Results. There were 24 656 requests for 6 348 patients. The lipid cut-off levels were somewhat arbitrary but were based on the commonly used decision-making levels in the treatment guidelines. Severe hypercholesterolaemia (>7 mmol/L) was seen in 299 (4.7%) patients and extreme hypercholesterolaemia (>12 mmol/L) was seen in 30 (0.5%) patients. LDLC (>5 mmol/L) occurred in 80 (1.3%) patients and >10 mmol/L in 19 (0.3%) patients. A predominant triglyceride problem was seen in 578 (9.1%) patients with TG (>2 mmol/L) and TC (<5 mmol/L), whereas moderate hypertriglyceridaemia (>5 mmol/L) was present in 113 (1.8%) patients, and more severe hypertriglyceridaemia (>10 mmol/L) in 10 (0.2%). TC (>5 mmol/L) with LDL (>3 mmol/L) but TG in the normal range was seen in 369 (5.8%) patients, indicating a cholesterol-predominant problem. In contrast, LDLC (>3 mmol/L) and TG (>1.7 mmol/L) was seen in 249 (3.87%) representing mixed hyperlipidaemia. Paediatric patients with severe dyslipidaemia mostly suffered from nephrotic syndrome.

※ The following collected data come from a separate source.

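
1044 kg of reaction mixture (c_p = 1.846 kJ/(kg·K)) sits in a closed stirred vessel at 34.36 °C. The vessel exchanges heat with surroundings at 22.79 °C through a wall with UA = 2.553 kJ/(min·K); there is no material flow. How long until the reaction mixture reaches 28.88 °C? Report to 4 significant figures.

First-law balance (no shaft work): M c_p dT/dt = −UA(T − T_amb).
τ = M c_p/UA = 754.886 min; T_ss = T_amb = 22.7900 °C.
T(t) = T_ss + (T₀ − T_ss)e^(−t/τ); set T = 28.88:
t = −τ ln[(T − T_ss)/(T₀ − T_ss)] = −754.886 · ln(0.526361) = 484.461 min.

484.5 min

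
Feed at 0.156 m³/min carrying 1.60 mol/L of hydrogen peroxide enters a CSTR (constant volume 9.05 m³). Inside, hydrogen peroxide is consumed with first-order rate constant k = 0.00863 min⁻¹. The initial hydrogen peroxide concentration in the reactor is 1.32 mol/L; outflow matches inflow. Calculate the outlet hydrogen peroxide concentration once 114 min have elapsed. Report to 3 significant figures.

V dC/dt = Q(C_in − C) − k V C.
dC/dt = (Q/V) C_in − (Q/V + k) C; effective rate a = Q/V + k = 0.017238 + 0.00863 = 0.025868 min⁻¹.
C_ss = Q C_in/(Q + kV) = 1.0662 mol/L; C(t) = C_ss + (C₀ − C_ss) e^(−a t).
C(114) = 1.0662 + (0.25380)·e^(−0.025868·114) = 1.0662 + (0.25380)·0.052397 = 1.0795 mol/L.

1.08 mol/L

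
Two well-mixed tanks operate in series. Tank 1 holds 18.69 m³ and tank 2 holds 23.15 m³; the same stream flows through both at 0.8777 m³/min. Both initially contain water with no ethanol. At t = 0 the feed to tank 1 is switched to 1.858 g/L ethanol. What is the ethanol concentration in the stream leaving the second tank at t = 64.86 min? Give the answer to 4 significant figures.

1.404 g/L

Species balance on tank i: dCᵢ/dt = (Cᵢ₋₁ − Cᵢ)/τᵢ with τᵢ = Vᵢ/Q.
τ₁ = 18.69/0.8777 = 21.2943 min; τ₂ = 23.15/0.8777 = 26.3758 min.
Solving the cascade with C₁(0)=C₂(0)=0 gives C₂(t) = C_in[1 − (τ₁ e^(−t/τ₁) − τ₂ e^(−t/τ₂))/(τ₁ − τ₂)].
At t = 64.86: e^(−t/τ₁) = 0.0475541, e^(−t/τ₂) = 0.0855139.
C₂ = 1.858·[1 − (21.2943·0.0475541 − 26.3758·0.0855139)/(-5.08146)] = 1.858·0.755413 = 1.40356 g/L.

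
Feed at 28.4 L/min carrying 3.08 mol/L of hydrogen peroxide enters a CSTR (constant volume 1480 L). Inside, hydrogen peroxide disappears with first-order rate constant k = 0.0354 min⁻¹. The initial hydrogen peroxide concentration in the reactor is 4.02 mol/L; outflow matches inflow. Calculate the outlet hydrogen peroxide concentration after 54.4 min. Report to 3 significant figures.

1.23 mol/L

Species balance: V dC/dt = Q C_in − Q C − k V C.
This is linear with rate a = Q/V + k = 0.054589 min⁻¹.
C_ss = Q C_in/(Q + kV) = 1.0827 mol/L; C(t) = C_ss + (C₀ − C_ss) e^(−a t).
C(54.4) = 1.0827 + (2.9373)·e^(−0.054589·54.4) = 1.0827 + (2.9373)·0.051321 = 1.2334 mol/L.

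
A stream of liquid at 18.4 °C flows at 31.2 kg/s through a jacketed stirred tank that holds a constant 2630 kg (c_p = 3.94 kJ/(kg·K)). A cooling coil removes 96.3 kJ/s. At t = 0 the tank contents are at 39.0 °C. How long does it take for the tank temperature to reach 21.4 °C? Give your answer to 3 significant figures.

Heat balance on the well-mixed liquid: M c_p dT/dt = ṁ c_p (T_in − T) − 96.3.
τ = M/ṁ = 84.295 s; T_ss = T_in − Q̇/(ṁ c_p) = 17.617 °C.
T(t) = T_ss + (T₀ − T_ss) e^(−t/τ). Set T = 21.4:
e^(−t/τ) = (21.4 − 17.617)/(39.0 − 17.617) = 0.17693
t = −84.295 · ln(0.17693) = 146.00 s.

146 s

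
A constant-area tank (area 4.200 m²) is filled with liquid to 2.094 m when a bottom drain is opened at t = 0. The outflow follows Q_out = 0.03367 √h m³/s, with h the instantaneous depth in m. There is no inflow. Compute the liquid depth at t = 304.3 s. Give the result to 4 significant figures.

0.05168 m

A dh/dt = −Q_out = −0.03367 √h.
Separate and integrate: 2(√h − √h₀) = −(0.03367/A) t.
√h = √2.094 − 0.03367·304.3/(2·4.200) = 1.44707 − 1.21974 = 0.227330.
h = 0.227330² = 0.0516790 m.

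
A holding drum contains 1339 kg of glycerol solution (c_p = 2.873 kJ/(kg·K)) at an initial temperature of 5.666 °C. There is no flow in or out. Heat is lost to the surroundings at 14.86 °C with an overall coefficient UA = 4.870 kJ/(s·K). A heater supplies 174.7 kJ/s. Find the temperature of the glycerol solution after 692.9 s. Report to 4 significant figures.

Heat balance on the well-mixed liquid: M c_p dT/dt = −UA(T − T_amb) + Q̇.
dT/dt = (T_ss − T)/τ with T_ss = T_amb + Q̇/UA = 14.86 + 174.7/4.870 = 50.7327 °C, τ = M c_p/UA = 1339·2.873/4.870 = 789.928 s.
Integrating: T(t) = T_ss + (T₀ − T_ss) e^(−t/τ).
T(692.9) = 50.7327 + (-45.0667)·0.415959 = 31.9868 °C.

31.99 °C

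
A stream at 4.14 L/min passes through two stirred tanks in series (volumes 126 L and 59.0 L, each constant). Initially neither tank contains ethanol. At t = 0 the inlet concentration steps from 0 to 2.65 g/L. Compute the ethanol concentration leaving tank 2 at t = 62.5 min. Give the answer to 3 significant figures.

2.04 g/L

Species balance on tank i: dCᵢ/dt = (Cᵢ₋₁ − Cᵢ)/τᵢ with τᵢ = Vᵢ/Q.
τ₁ = 126/4.14 = 30.435 min; τ₂ = 59.0/4.14 = 14.251 min.
Tank 1: C₁ = C_in(1 − e^(−t/τ₁)). Tank 2 (τ₁ ≠ τ₂): C₂ = C_in[1 − (τ₁ e^(−t/τ₁) − τ₂ e^(−t/τ₂))/(τ₁ − τ₂)].
At t = 62.5: e^(−t/τ₁) = 0.12828, e^(−t/τ₂) = 0.012455.
C₂ = 2.65·[1 − (30.435·0.12828 − 14.251·0.012455)/(16.184)] = 2.65·0.76973 = 2.0398 g/L.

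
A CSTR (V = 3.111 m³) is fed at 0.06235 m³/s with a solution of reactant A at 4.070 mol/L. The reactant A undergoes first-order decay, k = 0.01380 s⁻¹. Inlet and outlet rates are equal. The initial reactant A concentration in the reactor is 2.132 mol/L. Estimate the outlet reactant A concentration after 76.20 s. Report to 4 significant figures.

V dC/dt = Q(C_in − C) − k V C.
This is linear with rate a = Q/V + k = 0.0338418 s⁻¹.
C_ss = Q C_in/(Q + kV) = 2.41034 mol/L; C(t) = C_ss + (C₀ − C_ss) e^(−a t).
C(76.20) = 2.41034 + (-0.278336)·e^(−0.0338418·76.20) = 2.41034 + (-0.278336)·0.0758692 = 2.38922 mol/L.

2.389 mol/L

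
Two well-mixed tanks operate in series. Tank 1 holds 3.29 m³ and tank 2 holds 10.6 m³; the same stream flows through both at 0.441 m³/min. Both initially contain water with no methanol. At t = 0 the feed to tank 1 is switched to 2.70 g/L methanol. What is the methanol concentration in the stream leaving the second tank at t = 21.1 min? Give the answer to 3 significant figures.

Each tank obeys Vᵢ dCᵢ/dt = Q(Cᵢ₋₁ − Cᵢ), so τᵢ = Vᵢ/Q.
τ₁ = 3.29/0.441 = 7.4603 min; τ₂ = 10.6/0.441 = 24.036 min.
Tank 1: C₁ = C_in(1 − e^(−t/τ₁)). Tank 2 (τ₁ ≠ τ₂): C₂ = C_in[1 − (τ₁ e^(−t/τ₁) − τ₂ e^(−t/τ₂))/(τ₁ − τ₂)].
At t = 21.1: e^(−t/τ₁) = 0.059113, e^(−t/τ₂) = 0.41568.
C₂ = 2.70·[1 − (7.4603·0.059113 − 24.036·0.41568)/(-16.576)] = 2.70·0.42384 = 1.1444 g/L.

1.14 g/L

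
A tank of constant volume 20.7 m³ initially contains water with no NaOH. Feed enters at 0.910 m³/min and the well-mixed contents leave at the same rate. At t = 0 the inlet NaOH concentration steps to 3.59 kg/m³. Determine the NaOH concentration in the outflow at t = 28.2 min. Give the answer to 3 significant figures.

2.55 kg/m³

Accumulation = in − out for the solute gives V dC/dt = Q(C_in − C).
Rewrite as dC/dt + C/τ = C_in/τ, τ = V/Q = 22.747 min.
C approaches C_in exponentially: C(t) = C_in + (C₀ − C_in) e^(−t/τ).
C(28.2) = 3.59 + (0 − 3.59)·e^(−28.2/22.747) = 3.59 + (-3.5900)·0.28947 = 2.5508 kg/m³.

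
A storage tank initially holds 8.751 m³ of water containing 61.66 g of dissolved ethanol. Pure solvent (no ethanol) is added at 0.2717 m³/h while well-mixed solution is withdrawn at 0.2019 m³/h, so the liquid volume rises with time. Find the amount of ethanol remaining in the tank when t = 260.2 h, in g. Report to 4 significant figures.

2.392 g

Total volume: dV/dt = Q_in − Q_out = 0.0698000 m³/h, so V(t) = 8.751 + 0.0698000 t and V(260.2) = 26.9130 m³.
Solute balance: dm/dt = 0 − Q_out C = −Q_out m/V(t).
dm/m = −Q_out dt/(V₀ + 0.0698000 t); integrating gives ln(m/m₀) = −(Q_out/(Q_in−Q_out)) ln(V/V₀).
m = m₀ (V₀/V)^(Q_out/(Q_in−Q_out)) = 61.66 × (8.751/26.9130)^(2.89255) = 2.39176 g.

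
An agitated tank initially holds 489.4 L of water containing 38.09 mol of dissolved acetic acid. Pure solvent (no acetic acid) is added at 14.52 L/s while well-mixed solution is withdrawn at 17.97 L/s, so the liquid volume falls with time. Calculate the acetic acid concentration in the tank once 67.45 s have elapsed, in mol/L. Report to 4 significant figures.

0.005149 mol/L

Let m(t) be the amount of acetic acid. Volume: V(t) = V₀ + (Q_in − Q_out) t = 489.4 − 3.45000 t; V(67.45) = 256.697 L.
Solute balance: dm/dt = 0 − Q_out C = −Q_out m/V(t).
dm/m = −Q_out dt/(V₀ − 3.45000 t); integrating gives ln(m/m₀) = −(Q_out/(Q_in−Q_out)) ln(V/V₀).
m = m₀ (V₀/V)^(Q_out/(Q_in−Q_out)) = 38.09 × (489.4/256.697)^(-5.20870) = 1.32164 mol.
C = m/V = 1.32164/256.697 = 0.00514864 mol/L.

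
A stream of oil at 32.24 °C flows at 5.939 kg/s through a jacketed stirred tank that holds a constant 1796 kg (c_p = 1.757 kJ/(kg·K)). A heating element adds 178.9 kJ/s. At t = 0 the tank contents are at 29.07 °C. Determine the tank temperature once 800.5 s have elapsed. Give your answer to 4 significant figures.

M c_p dT/dt = ṁ c_p (T_in − T) + Q̇.
Rearrange: dT/dt = (T_ss − T)/τ with τ = M/ṁ = 302.408 s and T_ss = T_in + Q̇/(ṁ c_p) = 49.3845 °C.
Integrating: T(t) = T_ss + (T₀ − T_ss) e^(−t/τ).
T(800.5) = 49.3845 + (-20.3145)·e^(−800.5/302.408) = 49.3845 + (-20.3145)·0.0708573 = 47.9451 °C.

47.95 °C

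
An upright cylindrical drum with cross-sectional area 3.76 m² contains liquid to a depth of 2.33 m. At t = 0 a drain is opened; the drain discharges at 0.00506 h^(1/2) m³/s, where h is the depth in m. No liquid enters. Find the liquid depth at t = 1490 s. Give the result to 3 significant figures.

0.274 m

With no inflow, A dh/dt = −0.00506 √h.
∫ h^(−1/2) dh = −(0.00506/A) ∫ dt, giving 2√h = 2√h₀ − (0.00506/A) t.
√h = √2.33 − 0.00506·1490/(2·3.76) = 1.5264 − 1.0026 = 0.52385.
h = 0.52385² = 0.27442 m.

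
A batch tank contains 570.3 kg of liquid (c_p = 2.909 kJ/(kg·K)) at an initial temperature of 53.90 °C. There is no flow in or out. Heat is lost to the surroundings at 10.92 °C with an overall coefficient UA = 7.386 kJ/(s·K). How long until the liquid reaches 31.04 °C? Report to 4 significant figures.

Lumped-capacitance energy balance: M c_p dT/dt = UA(T_amb − T).
τ = M c_p/UA = 224.615 s; T_ss = T_amb = 10.9200 °C.
T(t) = T_ss + (T₀ − T_ss)e^(−t/τ); set T = 31.04:
t = −τ ln[(T − T_ss)/(T₀ − T_ss)] = −224.615 · ln(0.468125) = 170.487 s.

170.5 s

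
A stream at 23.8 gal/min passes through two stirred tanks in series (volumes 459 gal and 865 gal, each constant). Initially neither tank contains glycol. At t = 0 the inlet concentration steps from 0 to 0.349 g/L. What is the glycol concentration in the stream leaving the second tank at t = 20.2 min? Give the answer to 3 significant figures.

0.0609 g/L

Each tank obeys Vᵢ dCᵢ/dt = Q(Cᵢ₋₁ − Cᵢ), so τᵢ = Vᵢ/Q.
τ₁ = 459/23.8 = 19.286 min; τ₂ = 865/23.8 = 36.345 min.
Tank 1: C₁ = C_in(1 − e^(−t/τ₁)). Tank 2 (τ₁ ≠ τ₂): C₂ = C_in[1 − (τ₁ e^(−t/τ₁) − τ₂ e^(−t/τ₂))/(τ₁ − τ₂)].
At t = 20.2: e^(−t/τ₁) = 0.35085, e^(−t/τ₂) = 0.57362.
C₂ = 0.349·[1 − (19.286·0.35085 − 36.345·0.57362)/(-17.059)] = 0.349·0.17453 = 0.060911 g/L.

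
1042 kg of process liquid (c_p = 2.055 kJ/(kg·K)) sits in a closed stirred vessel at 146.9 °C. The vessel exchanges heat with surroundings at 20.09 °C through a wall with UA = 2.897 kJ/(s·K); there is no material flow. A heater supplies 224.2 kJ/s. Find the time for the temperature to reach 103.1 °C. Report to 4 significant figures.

1607 s

Unsteady energy balance on the tank contents: M c_p dT/dt = −UA(T − T_amb) + Q̇.
τ = M c_p/UA = 739.147 s; T_ss = T_amb + Q̇/UA = 20.09 + 224.2/2.897 = 97.4804 °C.
T(t) = T_ss + (T₀ − T_ss)e^(−t/τ); set T = 103.1:
t = −τ ln[(T − T_ss)/(T₀ − T_ss)] = −739.147 · ln(0.113712) = 1606.97 s.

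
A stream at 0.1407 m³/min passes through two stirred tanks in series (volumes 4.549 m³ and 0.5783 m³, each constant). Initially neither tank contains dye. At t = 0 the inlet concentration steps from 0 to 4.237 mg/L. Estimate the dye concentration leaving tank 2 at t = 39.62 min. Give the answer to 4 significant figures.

2.812 mg/L

Each tank obeys Vᵢ dCᵢ/dt = Q(Cᵢ₋₁ − Cᵢ), so τᵢ = Vᵢ/Q.
τ₁ = 4.549/0.1407 = 32.3312 min; τ₂ = 0.5783/0.1407 = 4.11016 min.
Tank 1: C₁ = C_in(1 − e^(−t/τ₁)). Tank 2 (τ₁ ≠ τ₂): C₂ = C_in[1 − (τ₁ e^(−t/τ₁) − τ₂ e^(−t/τ₂))/(τ₁ − τ₂)].
At t = 39.62: e^(−t/τ₁) = 0.293628, e^(−t/τ₂) = 6.51043e-05.
C₂ = 4.237·[1 − (32.3312·0.293628 − 4.11016·6.51043e-05)/(28.2210)] = 4.237·0.663617 = 2.81175 mg/L.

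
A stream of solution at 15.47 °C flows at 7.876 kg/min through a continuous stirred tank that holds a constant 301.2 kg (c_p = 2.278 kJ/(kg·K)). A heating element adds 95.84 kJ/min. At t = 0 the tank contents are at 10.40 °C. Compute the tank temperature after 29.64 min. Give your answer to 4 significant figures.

M c_p dT/dt = ṁ c_p (T_in − T) + Q̇.
Rearrange: dT/dt = (T_ss − T)/τ with τ = M/ṁ = 38.2428 min and T_ss = T_in + Q̇/(ṁ c_p) = 20.8118 °C.
Solution: T(t) = T_ss + (T₀ − T_ss) e^(−t/τ).
T(29.64) = 20.8118 + (-10.4118)·e^(−29.64/38.2428) = 20.8118 + (-10.4118)·0.460681 = 16.0153 °C.

16.02 °C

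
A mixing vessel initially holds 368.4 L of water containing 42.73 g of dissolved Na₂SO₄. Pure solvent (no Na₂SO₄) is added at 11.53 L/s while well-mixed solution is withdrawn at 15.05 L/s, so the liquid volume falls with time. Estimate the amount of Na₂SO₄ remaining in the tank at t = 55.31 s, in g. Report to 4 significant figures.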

Conclusion. A significant burden and a high prevalence of dyslipidaemias were present in adults in whom a monogenic disorder should be considered. The extent and severity of dyslipidaemia justify a special clinic and laboratory to ensure accurate diagnosis with effective intervention for patients and their families.